Segregation and discrimination are woven into the social fabric of this country, with tragic consequences. But, it is also a story of resistance. Perhaps readers would not think of Duke Ellington as a political figure, as someone taking this inequitable situation and turning it into something noble and beautiful and strong. I guess I would want readers to understand what Ellington was talking about when he insisted that African Americans were the "shot in the arm" that reminded America of its “forgotten principles.” And how the image of African Americans changed through time from the 1930s to the 1960s and why that change occurred.
The writer in me doesn't want to teach at all, though. I want readers to be lured into a world of words and images and to have an experience they can’t get anywhere else.
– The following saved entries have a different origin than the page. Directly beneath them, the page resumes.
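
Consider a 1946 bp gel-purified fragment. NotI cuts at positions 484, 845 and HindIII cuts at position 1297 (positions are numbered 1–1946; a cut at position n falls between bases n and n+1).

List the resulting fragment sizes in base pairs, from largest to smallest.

649, 484, 452, 361 bp

Combined cut positions (sorted): 484, 845, 1297.
Linear molecule, 3 cuts → 4 fragments:
  484 − 0 = 484 bp
  845 − 484 = 361 bp
  1297 − 845 = 452 bp
  1946 − 1297 = 649 bp
Sorted largest to smallest: 649, 484, 452, 361 bp.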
I hope they find their own way through that experience, learn about themselves, as much as about my subject, and come away, at the end, changed in some positive way.
Q: Who is your favorite musician?
I like all kinds of music, but Miles Davis has to be at the top. Basically, there is a dividing line in my life: before I heard “Kind of Blue” and after. I like the story, the many phases he went through musically while maintaining his own personality. He forced people to ask, “Is this jazz?” multiple times. He had artistic fearlessness, a creative confidence that I really admire. And, I love that he knew how to pick future leaders as sidemen and then said virtually nothing to them about what to play. He had already heard where they would go together. Speech was superfluous.
In New York once, I was at Sony and got to hold the master tapes of “Kind of Blue” in my hands. They said the last visitor who had held them had broken down and cried. I admit that I felt a little shaky.
Q: Who is your favorite photographer?
I love W. Eugene Smith, that tortured soul. His images of New York’s Flower District from outside his loft window move me as much or more than the pictures he made of the “jazz loft” one floor up in his building. Roy DeCarava is soulful, too. Dorothea Lange on the road, Walker Evans in the South, Alfred Stieglitz in New York, Atget in Paris — all of these photographers take you not to a place you know or can visit; instead, they created new worlds within their photography, elusive myths that continue to trouble and entrance.
Q: What’s next?
I’m beginning what I expect will be a long-term project on U.S.-Italian cultural exchange in the early postwar era. It is a chance to investigate the influence of jazz in Italy, of Italian film in America, and the various meanings such cultural trends had as the two countries positioned themselves after the end of fascism and war. I’m starting with the basics: learning Italian and investigating an Italian jazz magazine that began publication just months after the war in Europe ended. I will be visiting Italy’s largest jazz archive in Siena next summer when I am done teaching in our Study Abroad Program in Florence. I’m also slowly inching forward on a project that deals with the uses of history during the Civil War era, starting with Washington Irving’s biography of George Washington.